La seguente testimonianza, da parte di membri del Movimento Familiare Cristiano,
è stata pubblicata su “ATUAÇÃO”, bollettino del MFC, n. 80, marzo/aprile 1995.
Abbiamo incontrato Paolo per la prima volta nel lontano 1966, nel quartiere “Alto do Perù”, dove andavamo a fare dei corsi per fidanzati. A vedere Paolo, con la sua faccia da ragazzino, che aveva scambiato la sua Fano per un quartiere periferico di questo Brasile del Terzo Mondo, ci chiedevamo perplessi: “Che cosa viene a fare tra noi questo prete-ragazzino? Che cosa capirà della povertà di qui, delle nostre tradizioni popolari? Uno che viene dalla lontana Italia, cresciuto ed educato in quella cultura millenaria, che è abituata a dominare i popoli del mondo intero… che esperienza potrà trasmetterci?”
Questa è stata la nostra prima reazione con Paolo.
Il tempo passava e Paolo, a poco a poco, si rivelava. Erano gli anni della repressione. E allora, dove c’era un perseguitato, un fuggitivo, un ricercato, Paolo era presente. Accogliendo, confortando, nascondendo. A fianco dei piccoli e degli abbandonati sempre c’era Paolo. Dove crollava una baracca, dove mancava cibo e assistenza, insieme alle vittime dell’ingiustizia, a fianco degli “invasori” e dei disoccupati, sempre Paolo era presente. Contestatore, sfidava i potenti e l’arbitrio; non conformandosi all’ingiustizia sociale di questa società perversa, difendeva i perseguitati, gli abbandonati e i nullatenenti.
Aumentavano i nostri dubbi e le perplessità: oltre che ragazzino e straniero, era anche sovversivo!
1968: è stato in occasione di una tragedia che abbiamo potuto conoscere meglio Paolo. Una violenta tromba d’acqua si era abbattuta su Salvador, concentrando la sua furia soprattutto nella parrocchia dei preti italiani e lasciando un triste bilancio di frane, crolli, morti, feriti, senzatetto. E poi fame e rischio di epidemie. I primi ad accorrere e a soccorrere le vittime furono Renzo e Paolo. Noi, con altri amici, facemmo parte del gruppo di soccorso, e così abbiamo potuto stare insieme ed essere testimoni dell’azione di Paolo. Dinamico, infaticabile, presente dappertutto, sempre attento a chi aveva bisogno. Cercando di trasferire alcuni e di riunire famiglie disperse, mettendo ordine e organizzando i primi soccorsi, distribuendo alimenti e facendo da infermiere per curare i feriti: là c’era Paolo.

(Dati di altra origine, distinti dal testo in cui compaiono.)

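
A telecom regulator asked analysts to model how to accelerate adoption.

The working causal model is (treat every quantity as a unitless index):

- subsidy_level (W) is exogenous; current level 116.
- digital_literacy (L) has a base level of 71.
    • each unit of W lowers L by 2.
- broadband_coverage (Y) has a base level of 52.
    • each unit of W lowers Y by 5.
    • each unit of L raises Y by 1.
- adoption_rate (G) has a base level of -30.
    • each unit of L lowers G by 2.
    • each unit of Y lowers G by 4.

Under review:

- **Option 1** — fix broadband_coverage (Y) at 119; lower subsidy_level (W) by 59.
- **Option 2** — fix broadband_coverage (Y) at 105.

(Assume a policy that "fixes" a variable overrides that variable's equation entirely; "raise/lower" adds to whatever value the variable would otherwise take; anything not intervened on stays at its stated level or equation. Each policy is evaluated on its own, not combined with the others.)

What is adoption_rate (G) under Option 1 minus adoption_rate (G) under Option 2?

-292

Option 1 (Y := 119, W − 59):
  W = 116 − 59 = 57
  L = 71 − 2·57 = -43
  Y = 119
  G = -30 − 2·(-43) − 4·119 = -420
Option 2 (Y := 105):
  W = 116
  L = 71 − 2·116 = -161
  Y = 105
  G = -30 − 2·(-161) − 4·105 = -128
G: -420 − (-128) = -292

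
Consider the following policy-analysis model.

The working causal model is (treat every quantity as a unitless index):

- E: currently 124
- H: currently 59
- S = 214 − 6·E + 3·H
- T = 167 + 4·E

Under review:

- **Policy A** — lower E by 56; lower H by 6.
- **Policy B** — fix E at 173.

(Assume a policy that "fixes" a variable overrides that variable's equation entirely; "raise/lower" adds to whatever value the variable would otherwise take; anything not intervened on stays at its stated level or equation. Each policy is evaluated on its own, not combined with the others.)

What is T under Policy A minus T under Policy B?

-420

Policy A (E − 56, H − 6):
  E = 124 − 56 = 68
  T = 167 + 4·68 = 439
Policy B (E := 173):
  E = 173
  T = 167 + 4·173 = 859
T: 439 − 859 = -420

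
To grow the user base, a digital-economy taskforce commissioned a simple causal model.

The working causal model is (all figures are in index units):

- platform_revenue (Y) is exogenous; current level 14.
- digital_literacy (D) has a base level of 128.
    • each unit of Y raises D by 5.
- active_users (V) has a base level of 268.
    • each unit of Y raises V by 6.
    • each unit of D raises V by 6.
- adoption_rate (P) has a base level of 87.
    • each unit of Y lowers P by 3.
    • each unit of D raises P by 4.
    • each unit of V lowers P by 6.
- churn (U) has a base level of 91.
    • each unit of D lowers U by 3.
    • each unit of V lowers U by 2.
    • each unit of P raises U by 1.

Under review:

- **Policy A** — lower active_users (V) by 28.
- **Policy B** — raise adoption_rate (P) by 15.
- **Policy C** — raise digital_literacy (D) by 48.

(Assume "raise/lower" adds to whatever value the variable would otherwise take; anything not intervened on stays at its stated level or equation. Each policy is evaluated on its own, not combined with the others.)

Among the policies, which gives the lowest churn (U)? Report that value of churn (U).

-14242

Policy A (V − 28):
  Y = 14
  D = 128 + 5·14 = 198
  V = 268 + 6·14 + 6·198 (−28 from intervention) = 1512
  P = 87 − 3·14 + 4·198 − 6·1512 = -8235
  U = 91 − 3·198 − 2·1512 + (-8235) = -11762
Policy B (P + 15):
  Y = 14
  D = 128 + 5·14 = 198
  V = 268 + 6·14 + 6·198 = 1540
  P = 87 − 3·14 + 4·198 − 6·1540 (+15 from intervention) = -8388
  U = 91 − 3·198 − 2·1540 + (-8388) = -11971
Policy C (D + 48):
  Y = 14
  D = 128 + 5·14 (+48 from intervention) = 246
  V = 268 + 6·14 + 6·246 = 1828
  P = 87 − 3·14 + 4·246 − 6·1828 = -9939
  U = 91 − 3·246 − 2·1828 + (-9939) = -14242
Comparing — Policy A: U=-11762, Policy B: U=-11971, Policy C: U=-14242. Lowest is -14242 (Policy C).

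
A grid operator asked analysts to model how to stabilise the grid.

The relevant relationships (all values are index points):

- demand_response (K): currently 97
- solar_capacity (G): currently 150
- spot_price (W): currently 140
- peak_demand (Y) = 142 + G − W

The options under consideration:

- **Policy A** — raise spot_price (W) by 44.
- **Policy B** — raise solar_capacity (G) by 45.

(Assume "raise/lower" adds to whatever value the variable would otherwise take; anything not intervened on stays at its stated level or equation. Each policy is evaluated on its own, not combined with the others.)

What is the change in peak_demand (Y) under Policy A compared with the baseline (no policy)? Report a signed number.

-44

Baseline:
  G = 150
  W = 140
  Y = 142 + 150 − 140 = 152
Policy A (W + 44):
  G = 150
  W = 140 + 44 = 184
  Y = 142 + 150 − 184 = 108
Change in Y: 108 − 152 = -44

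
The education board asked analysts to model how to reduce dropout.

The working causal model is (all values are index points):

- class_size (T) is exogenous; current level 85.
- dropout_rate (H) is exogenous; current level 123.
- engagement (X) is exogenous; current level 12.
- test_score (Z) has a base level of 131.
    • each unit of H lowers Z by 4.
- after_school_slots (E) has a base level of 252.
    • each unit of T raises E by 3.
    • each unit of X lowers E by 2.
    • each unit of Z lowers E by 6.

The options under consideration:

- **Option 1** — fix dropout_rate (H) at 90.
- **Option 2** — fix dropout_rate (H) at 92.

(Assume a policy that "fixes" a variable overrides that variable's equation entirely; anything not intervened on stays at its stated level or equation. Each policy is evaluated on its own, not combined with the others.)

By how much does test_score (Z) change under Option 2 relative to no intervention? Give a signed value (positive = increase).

Baseline:
  H = 123
  Z = 131 − 4·123 = -361
Option 2 (H := 92):
  H = 92
  Z = 131 − 4·92 = -237
Change in Z: -237 − (-361) = 124

124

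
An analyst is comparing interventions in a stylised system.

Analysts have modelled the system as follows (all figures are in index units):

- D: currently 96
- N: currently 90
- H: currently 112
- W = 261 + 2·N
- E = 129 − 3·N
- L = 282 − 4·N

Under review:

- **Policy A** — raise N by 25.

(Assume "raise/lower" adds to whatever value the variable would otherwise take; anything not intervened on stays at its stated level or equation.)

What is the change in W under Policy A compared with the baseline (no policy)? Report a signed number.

Baseline:
  N = 90
  W = 261 + 2·90 = 441
Policy A (N + 25):
  N = 90 + 25 = 115
  W = 261 + 2·115 = 491
Change in W: 491 − 441 = 50

50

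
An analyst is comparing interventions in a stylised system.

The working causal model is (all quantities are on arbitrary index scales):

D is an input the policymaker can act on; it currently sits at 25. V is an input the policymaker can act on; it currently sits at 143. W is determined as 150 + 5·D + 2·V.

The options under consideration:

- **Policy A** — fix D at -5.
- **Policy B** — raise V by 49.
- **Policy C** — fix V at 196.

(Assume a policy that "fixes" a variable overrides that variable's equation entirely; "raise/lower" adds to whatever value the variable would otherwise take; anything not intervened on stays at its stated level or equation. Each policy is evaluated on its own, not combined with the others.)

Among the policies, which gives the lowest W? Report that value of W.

411

Policy A (D := -5):
  D = -5
  V = 143
  W = 150 + 5·(-5) + 2·143 = 411
Policy B (V + 49):
  D = 25
  V = 143 + 49 = 192
  W = 150 + 5·25 + 2·192 = 659
Policy C (V := 196):
  D = 25
  V = 196
  W = 150 + 5·25 + 2·196 = 667
Comparing — Policy A: W=411, Policy B: W=659, Policy C: W=667. Lowest is 411 (Policy A).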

A poco a poco il nostro giudizio su Paolo cambiava. In seguito l’abbiamo incontrato con più frequenza, in riunioni diocesane, incontri, dibattiti, conferenze. Nel giugno 1981 Paolo lasciò Fazenda Grande e si trasferì come parroco a Camaçari, sede del Polo Petrolchimico, città in rapida espansione, con un afflusso enorme e disordinato di immigranti, in cerca di fortuna e di lavoro. Area di conflitti e di contraddizioni, dove convivono il moderno e l’antico, la tecnologia più avanzata e i mezzi più rudimentali, il dottore e l’analfabeta. Una volta di più Paolo mise la sua energia e la sia dedizione a disposizione dei “piccoli del Regno”, degli emarginati.

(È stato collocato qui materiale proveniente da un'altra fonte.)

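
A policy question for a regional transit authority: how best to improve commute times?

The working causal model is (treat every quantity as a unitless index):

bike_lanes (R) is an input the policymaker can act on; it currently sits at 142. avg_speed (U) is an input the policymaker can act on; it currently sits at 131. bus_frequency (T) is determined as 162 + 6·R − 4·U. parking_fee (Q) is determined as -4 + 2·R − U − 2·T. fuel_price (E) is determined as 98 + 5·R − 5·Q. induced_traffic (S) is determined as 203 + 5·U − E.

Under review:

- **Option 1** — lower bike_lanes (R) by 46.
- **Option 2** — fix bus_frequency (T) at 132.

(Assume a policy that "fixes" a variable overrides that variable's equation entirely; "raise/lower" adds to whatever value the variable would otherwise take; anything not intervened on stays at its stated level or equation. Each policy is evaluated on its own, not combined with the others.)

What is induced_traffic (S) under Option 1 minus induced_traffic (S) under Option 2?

Option 1 (R − 46):
  R = 142 − 46 = 96
  U = 131
  T = 162 + 6·96 − 4·131 = 214
  Q = -4 + 2·96 − 131 − 2·214 = -371
  E = 98 + 5·96 − 5·(-371) = 2433
  S = 203 + 5·131 − 2433 = -1575
Option 2 (T := 132):
  R = 142
  U = 131
  T = 132
  Q = -4 + 2·142 − 131 − 2·132 = -115
  E = 98 + 5·142 − 5·(-115) = 1383
  S = 203 + 5·131 − 1383 = -525
S: -1575 − (-525) = -1050

-1050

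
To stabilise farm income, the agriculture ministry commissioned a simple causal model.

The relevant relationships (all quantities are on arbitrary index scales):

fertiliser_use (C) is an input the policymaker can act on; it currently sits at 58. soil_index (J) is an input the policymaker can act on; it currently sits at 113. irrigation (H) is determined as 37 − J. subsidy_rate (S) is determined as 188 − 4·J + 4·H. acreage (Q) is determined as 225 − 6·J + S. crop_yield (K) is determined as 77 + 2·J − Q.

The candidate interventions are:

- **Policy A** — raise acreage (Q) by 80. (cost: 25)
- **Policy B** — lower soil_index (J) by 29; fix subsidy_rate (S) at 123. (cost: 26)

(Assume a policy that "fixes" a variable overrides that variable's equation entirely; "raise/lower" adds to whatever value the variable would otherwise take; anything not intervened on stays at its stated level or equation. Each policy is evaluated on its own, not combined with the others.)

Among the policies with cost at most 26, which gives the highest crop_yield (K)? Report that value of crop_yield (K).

Policy A (Q + 80):
  J = 113
  H = 37 − 113 = -76
  S = 188 − 4·113 + 4·(-76) = -568
  Q = 225 − 6·113 + (-568) (+80 from intervention) = -941
  K = 77 + 2·113 − (-941) = 1244
Policy B (J − 29, S := 123):
  J = 113 − 29 = 84
  H = 37 − 84 = -47
  S = 123
  Q = 225 − 6·84 + 123 = -156
  K = 77 + 2·84 − (-156) = 401
Comparing — Policy A: K=1244, Policy B: K=401. Highest is 1244 (Policy A).

1244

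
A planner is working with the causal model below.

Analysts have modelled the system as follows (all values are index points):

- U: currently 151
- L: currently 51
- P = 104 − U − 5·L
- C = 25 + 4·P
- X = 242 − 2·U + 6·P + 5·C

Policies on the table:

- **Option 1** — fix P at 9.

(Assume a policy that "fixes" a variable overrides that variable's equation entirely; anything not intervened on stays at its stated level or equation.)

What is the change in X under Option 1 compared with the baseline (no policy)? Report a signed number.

8086

Baseline:
  U = 151
  L = 51
  P = 104 − 151 − 5·51 = -302
  C = 25 + 4·(-302) = -1183
  X = 242 − 2·151 + 6·(-302) + 5·(-1183) = -7787
Option 1 (P := 9):
  U = 151
  L = 51
  P = 9
  C = 25 + 4·9 = 61
  X = 242 − 2·151 + 6·9 + 5·61 = 299
Change in X: 299 − (-7787) = 8086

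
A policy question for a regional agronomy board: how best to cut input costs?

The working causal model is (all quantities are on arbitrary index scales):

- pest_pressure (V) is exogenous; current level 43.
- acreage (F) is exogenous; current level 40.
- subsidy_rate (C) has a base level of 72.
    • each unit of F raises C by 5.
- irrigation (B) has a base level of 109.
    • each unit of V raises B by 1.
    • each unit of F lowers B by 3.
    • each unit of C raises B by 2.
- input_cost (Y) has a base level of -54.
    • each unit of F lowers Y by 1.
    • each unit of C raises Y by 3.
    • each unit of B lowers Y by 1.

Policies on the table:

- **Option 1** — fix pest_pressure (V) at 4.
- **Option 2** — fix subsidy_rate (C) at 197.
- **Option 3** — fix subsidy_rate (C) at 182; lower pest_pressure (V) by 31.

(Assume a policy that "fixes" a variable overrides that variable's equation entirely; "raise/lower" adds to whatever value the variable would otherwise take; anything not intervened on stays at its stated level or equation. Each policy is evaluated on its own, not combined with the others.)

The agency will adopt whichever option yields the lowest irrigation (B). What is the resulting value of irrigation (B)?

365

Option 1 (V := 4):
  V = 4
  F = 40
  C = 72 + 5·40 = 272
  B = 109 + 4 − 3·40 + 2·272 = 537
Option 2 (C := 197):
  V = 43
  F = 40
  C = 197
  B = 109 + 43 − 3·40 + 2·197 = 426
Option 3 (C := 182, V − 31):
  V = 43 − 31 = 12
  F = 40
  C = 182
  B = 109 + 12 − 3·40 + 2·182 = 365
Comparing — Option 1: B=537, Option 2: B=426, Option 3: B=365. Lowest is 365 (Option 3).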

Un bel giorno, sia ringraziato il Signore, Paolo si decise di collaborare con il Movimento Familiare Cristiano. A partire da quel momento, i nostri contatti diventarono più assidui e costanti. Ha organizzato un gruppo del Movimento a Camaçari; è stato assistente regionale e poi nazionale. Ha partecipato e lavorato nell’organizzazione degli incontri nazionali e regionali e per ultimo dell’incontro latino-americano. Provocava, stimolava, discuteva calorosamente. Rispettava le nostre posizioni quando erano diverse dalle sue. Camminava con noi e tra noi, e così aumentava la reciproca conoscenza e una amicizia fraterna. Per Paolo ciò che contava era la costruzione del Regno, una società dove non ci fossero né ingiustizia né esclusi.
Rivedendo il cammino fatto, costatiamo quanto dobbiamo a Paolo di ciò che oggi siamo.